Chocolate Brown Butter and Pecan Sandwich Cookies
Recipe from Dahlia Bakery Cookbook
Brown Butter Pecan Filling
6 tablespoons (85 grams) unsalted butter
1 cup toasted pecans, chopped
3/4 cup powdered (icing) sugar
1 1/2 teaspoon pure vanilla extract
1/2 teaspoon salt
Chocolate Pecan Cookies3/4 cup plus 1 tablespoon all-purpose flour
1/4 cup plus 2 tablespoons unsweetened cocoa powder
1/4 teaspoon baking soda
1/2 cup plus 1 tablespoon (118 grams) unsalted butter, at room temperature
3/4 cup plus 2 tablespoons sugar
1 organic free-range egg
1/4 cup toasted pecans, chopped
1 teaspoon pure vanilla extract
1/4 teaspoon salt
Preheat the oven to 350 degrees. Place the 1 1/4 cup of pecans on a baking sheet and spread them out evenly. Bake for 6 to 8 minutes, until they are slightly darker and fragrant. Let them cool on a baking sheet completely before chopping them. Turn off the oven.

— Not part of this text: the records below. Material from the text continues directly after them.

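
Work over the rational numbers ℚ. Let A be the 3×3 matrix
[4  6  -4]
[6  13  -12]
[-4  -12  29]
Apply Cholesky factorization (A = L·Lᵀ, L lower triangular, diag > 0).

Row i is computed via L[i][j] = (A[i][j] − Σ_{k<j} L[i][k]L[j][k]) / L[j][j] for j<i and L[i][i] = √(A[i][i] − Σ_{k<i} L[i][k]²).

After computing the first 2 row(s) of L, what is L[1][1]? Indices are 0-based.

Step 1: L[0][0] = √(4) = 2.
  L[1][0] = (6) / L[0][0] = 3.
Step 2: L[1][1] = √(4) = 2.

L[1][1] = 2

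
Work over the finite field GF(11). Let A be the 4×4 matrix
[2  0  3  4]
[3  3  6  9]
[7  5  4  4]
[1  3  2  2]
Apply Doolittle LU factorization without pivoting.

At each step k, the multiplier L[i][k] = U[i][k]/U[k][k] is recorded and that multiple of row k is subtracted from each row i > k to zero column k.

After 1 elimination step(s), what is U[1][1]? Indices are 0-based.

Step 1: pivot at (0,0) is 2.
  row1 ← row1 − (7)·row0  ⇒  L[1][0]=7, U row1=(0, 3, 7, 3)
  row2 ← row2 − (9)·row0  ⇒  L[2][0]=9, U row2=(0, 5, 10, 1)
  row3 ← row3 − (6)·row0  ⇒  L[3][0]=6, U row3=(0, 3, 6, 0)

U[1][1] = 3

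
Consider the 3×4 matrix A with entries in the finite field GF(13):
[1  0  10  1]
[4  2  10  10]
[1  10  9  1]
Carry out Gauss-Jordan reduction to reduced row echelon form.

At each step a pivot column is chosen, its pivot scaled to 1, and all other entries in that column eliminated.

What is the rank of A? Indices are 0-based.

pivot(0,0)=1: scale R0 → (1, 0, 10, 1)
  clear (1,0): R1 −= (4)R0 → (0, 2, 9, 6)
  clear (2,0): R2 −= (1)R0 → (0, 10, 12, 0)
pivot(1,1)=2: scale R1 → (0, 1, 11, 3)
  clear (2,1): R2 −= (10)R1 → (0, 0, 6, 9)
pivot(2,2)=6: scale R2 → (0, 0, 1, 8)
  clear (0,2): R0 −= (10)R2 → (1, 0, 0, 12)
  clear (1,2): R1 −= (11)R2 → (0, 1, 0, 6)

rank = 3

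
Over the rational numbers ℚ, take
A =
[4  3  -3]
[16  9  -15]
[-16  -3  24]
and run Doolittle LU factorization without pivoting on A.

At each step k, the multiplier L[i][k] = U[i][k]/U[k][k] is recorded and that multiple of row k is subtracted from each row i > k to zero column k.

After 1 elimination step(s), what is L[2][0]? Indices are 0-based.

Step 1: pivot at (0,0) is 4.
  row1 ← row1 − (4)·row0  ⇒  L[1][0]=4, U row1=(0, -3, -3)
  row2 ← row2 − (-4)·row0  ⇒  L[2][0]=-4, U row2=(0, 9, 12)

L[2][0] = -4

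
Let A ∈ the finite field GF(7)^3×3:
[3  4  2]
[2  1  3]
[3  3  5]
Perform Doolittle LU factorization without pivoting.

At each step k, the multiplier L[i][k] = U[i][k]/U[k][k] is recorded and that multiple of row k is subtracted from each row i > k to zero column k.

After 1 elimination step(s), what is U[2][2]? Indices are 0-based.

k=0: U[0][0]=3
  eliminate (1,0): mult=3, new row 1: (0, 3, 4); set L[1][0]=3
  eliminate (2,0): mult=1, new row 2: (0, 6, 3); set L[2][0]=1

U[2][2] = 3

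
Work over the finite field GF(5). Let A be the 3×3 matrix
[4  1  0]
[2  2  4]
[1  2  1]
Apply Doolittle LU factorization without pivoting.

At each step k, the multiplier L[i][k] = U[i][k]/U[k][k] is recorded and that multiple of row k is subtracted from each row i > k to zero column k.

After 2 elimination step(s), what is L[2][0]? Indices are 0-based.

Step 1: pivot at (0,0) is 4.
  row1 ← row1 − (3)·row0  ⇒  L[1][0]=3, U row1=(0, 4, 4)
  row2 ← row2 − (4)·row0  ⇒  L[2][0]=4, U row2=(0, 3, 1)
Step 2: pivot at (1,1) is 4.
  row2 ← row2 − (2)·row1  ⇒  L[2][1]=2, U row2=(0, 0, 3)

L[2][0] = 4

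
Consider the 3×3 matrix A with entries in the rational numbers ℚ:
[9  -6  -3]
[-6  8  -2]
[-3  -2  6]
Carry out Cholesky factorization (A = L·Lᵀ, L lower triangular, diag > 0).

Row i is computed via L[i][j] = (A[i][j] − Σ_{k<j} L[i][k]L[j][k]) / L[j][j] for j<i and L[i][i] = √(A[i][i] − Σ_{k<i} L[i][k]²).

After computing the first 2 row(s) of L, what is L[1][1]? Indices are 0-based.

L[1][1] = 2

Step 1: L[0][0] = √(9) = 3.
  L[1][0] = (-6) / L[0][0] = -2.
Step 2: L[1][1] = √(4) = 2.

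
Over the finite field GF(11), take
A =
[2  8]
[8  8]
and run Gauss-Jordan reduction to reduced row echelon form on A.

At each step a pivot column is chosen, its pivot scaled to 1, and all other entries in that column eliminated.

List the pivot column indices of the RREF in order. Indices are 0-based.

pivot(0,0)=2: scale R0 → (1, 4)
  clear (1,0): R1 −= (8)R0 → (0, 9)
pivot(1,1)=9: scale R1 → (0, 1)
  clear (0,1): R0 −= (4)R1 → (1, 0)

pivot columns: 0, 1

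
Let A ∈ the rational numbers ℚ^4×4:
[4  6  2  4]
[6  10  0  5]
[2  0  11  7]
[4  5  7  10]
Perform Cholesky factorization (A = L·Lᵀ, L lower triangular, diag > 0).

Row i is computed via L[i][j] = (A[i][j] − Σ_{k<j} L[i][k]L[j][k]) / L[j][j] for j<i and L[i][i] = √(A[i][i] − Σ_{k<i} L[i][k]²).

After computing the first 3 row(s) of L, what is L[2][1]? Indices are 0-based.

L[2][1] = -3

Step 1: L[0][0] = √(4) = 2.
  L[1][0] = (6) / L[0][0] = 3.
Step 2: L[1][1] = √(1) = 1.
  L[2][0] = (2) / L[0][0] = 1.
  L[2][1] = (-3) / L[1][1] = -3.
Step 3: L[2][2] = √(1) = 1.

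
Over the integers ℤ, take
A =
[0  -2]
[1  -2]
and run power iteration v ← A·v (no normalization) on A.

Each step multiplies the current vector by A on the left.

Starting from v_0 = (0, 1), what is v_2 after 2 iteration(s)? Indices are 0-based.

v_2 = (4, 2)

v_0 = (0, 1).
v_1 = A·v_0 = (-2, -2).
v_2 = A·v_1 = (4, 2).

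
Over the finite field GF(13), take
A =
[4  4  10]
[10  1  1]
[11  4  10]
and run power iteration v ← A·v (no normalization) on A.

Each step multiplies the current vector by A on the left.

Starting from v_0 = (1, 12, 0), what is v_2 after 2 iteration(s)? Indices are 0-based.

v_0 = (1, 12, 0).
v_1 = A·v_0 = (0, 9, 7).
v_2 = A·v_1 = (2, 3, 2).

v_2 = (2, 3, 2)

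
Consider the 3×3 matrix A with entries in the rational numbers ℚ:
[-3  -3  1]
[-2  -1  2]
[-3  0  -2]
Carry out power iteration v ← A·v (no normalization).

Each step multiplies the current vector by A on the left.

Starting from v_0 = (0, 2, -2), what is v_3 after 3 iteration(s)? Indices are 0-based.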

For the brown butter filling, place the butter in a small saucepan. Melt the butter over medium heat. The butter will bubble and foam for a few minutes and darken quickly. Brown solids will sink to the bottom and the liquid will turn a golden brown. Once this happens, immediately remove from the heat and pour the browned butter into a small bowl.

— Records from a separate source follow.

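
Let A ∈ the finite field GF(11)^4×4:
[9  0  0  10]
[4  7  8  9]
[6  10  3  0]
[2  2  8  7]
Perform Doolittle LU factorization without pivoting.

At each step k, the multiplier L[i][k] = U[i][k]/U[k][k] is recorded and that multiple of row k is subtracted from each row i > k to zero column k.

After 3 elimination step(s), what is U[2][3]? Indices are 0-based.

U[2][3] = 9

k=0: U[0][0]=9
  eliminate (1,0): mult=9, new row 1: (0, 7, 8, 7); set L[1][0]=9
  eliminate (2,0): mult=8, new row 2: (0, 10, 3, 8); set L[2][0]=8
  eliminate (3,0): mult=10, new row 3: (0, 2, 8, 6); set L[3][0]=10
k=1: U[1][1]=7
  eliminate (2,1): mult=3, new row 2: (0, 0, 1, 9); set L[2][1]=3
  eliminate (3,1): mult=5, new row 3: (0, 0, 1, 4); set L[3][1]=5
k=2: U[2][2]=1
  eliminate (3,2): mult=1, new row 3: (0, 0, 0, 6); set L[3][2]=1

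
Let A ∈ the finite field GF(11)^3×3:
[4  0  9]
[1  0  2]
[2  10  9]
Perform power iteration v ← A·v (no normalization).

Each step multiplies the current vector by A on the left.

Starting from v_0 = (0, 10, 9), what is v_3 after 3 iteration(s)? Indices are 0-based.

v_3 = (9, 10, 5)

v_0 = (0, 10, 9).
v_1 = A·v_0 = (4, 7, 5).
v_2 = A·v_1 = (6, 3, 2).
v_3 = A·v_2 = (9, 10, 5).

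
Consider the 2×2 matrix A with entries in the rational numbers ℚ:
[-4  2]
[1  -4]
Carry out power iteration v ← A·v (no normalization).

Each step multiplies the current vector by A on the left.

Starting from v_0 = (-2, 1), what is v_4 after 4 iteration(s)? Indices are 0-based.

v_4 = (-1480, 1028)

v_0 = (-2, 1).
v_1 = A·v_0 = (10, -6).
v_2 = A·v_1 = (-52, 34).
v_3 = A·v_2 = (276, -188).
v_4 = A·v_3 = (-1480, 1028).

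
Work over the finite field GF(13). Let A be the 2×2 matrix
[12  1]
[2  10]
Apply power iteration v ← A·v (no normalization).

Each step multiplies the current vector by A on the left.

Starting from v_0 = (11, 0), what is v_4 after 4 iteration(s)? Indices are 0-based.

v_4 = (9, 3)

v_0 = (11, 0).
v_1 = A·v_0 = (2, 9).
v_2 = A·v_1 = (7, 3).
v_3 = A·v_2 = (9, 5).
v_4 = A·v_3 = (9, 3).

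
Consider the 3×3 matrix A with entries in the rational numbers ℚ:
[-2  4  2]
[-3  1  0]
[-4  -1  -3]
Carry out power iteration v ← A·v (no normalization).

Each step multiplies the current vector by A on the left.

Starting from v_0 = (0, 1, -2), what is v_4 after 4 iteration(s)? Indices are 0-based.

v_4 = (-70, 127, 292)

v_0 = (0, 1, -2).
v_1 = A·v_0 = (0, 1, 5).
v_2 = A·v_1 = (14, 1, -16).
v_3 = A·v_2 = (-56, -41, -9).
v_4 = A·v_3 = (-70, 127, 292).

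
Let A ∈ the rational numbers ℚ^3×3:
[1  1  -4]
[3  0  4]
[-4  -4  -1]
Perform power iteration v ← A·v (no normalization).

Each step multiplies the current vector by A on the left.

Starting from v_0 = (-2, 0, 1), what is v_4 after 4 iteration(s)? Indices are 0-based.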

In a food processor, combine the brown butter, powdered sugar, pecans, vanilla extract, and salt. Pulse until a thick paste forms, scraping down the sides of the bowl. Remove the filling from the food processor, cover, and chill while you make the cookies.
To make the cookies, sift the four, cocoa powder, and baking soda into bowl. Set aside.
In a stand mixer or with a hand mixer, beat the butter and sugar on medium-high speed until creamy and pale. Scrape down the sides of the bowl. Add the egg and beat on medium-low speed to incorporate. Scrape down the sides of the bowl again and add the pecans, vanilla extract, and salt.
Add the dry ingredients in 3 to 4 additions and mix until everything just comes together. Do not overmix the dough.
Chill the dough for at least 1 hour.
Preheat the oven to 375 degrees. Portion the dough using a 1/3-ounce ice cream scoop. I don't have one of those, so I used my digital scale to make the cookies 0.33 ounces or about 2 teaspoons worth. They are supposed to be quite small. Shape the dough into balls and flatten them. Bake for 7 minutes and remove from the oven. Let them cool on the baking sheet for about 10 minutes before transferring them to a wire rack.
Bring the filling out of the fridge. Make sure the cookies are completely cooled before assembling them. Using the same scoop (or same weight/teaspoon measurements), scoop the filling and roll into a ball. Flatten the ball in your hands and place it on the underside of a cookie. Place another cookie on top and gently press together.
Store in an airtight container. Enjoy!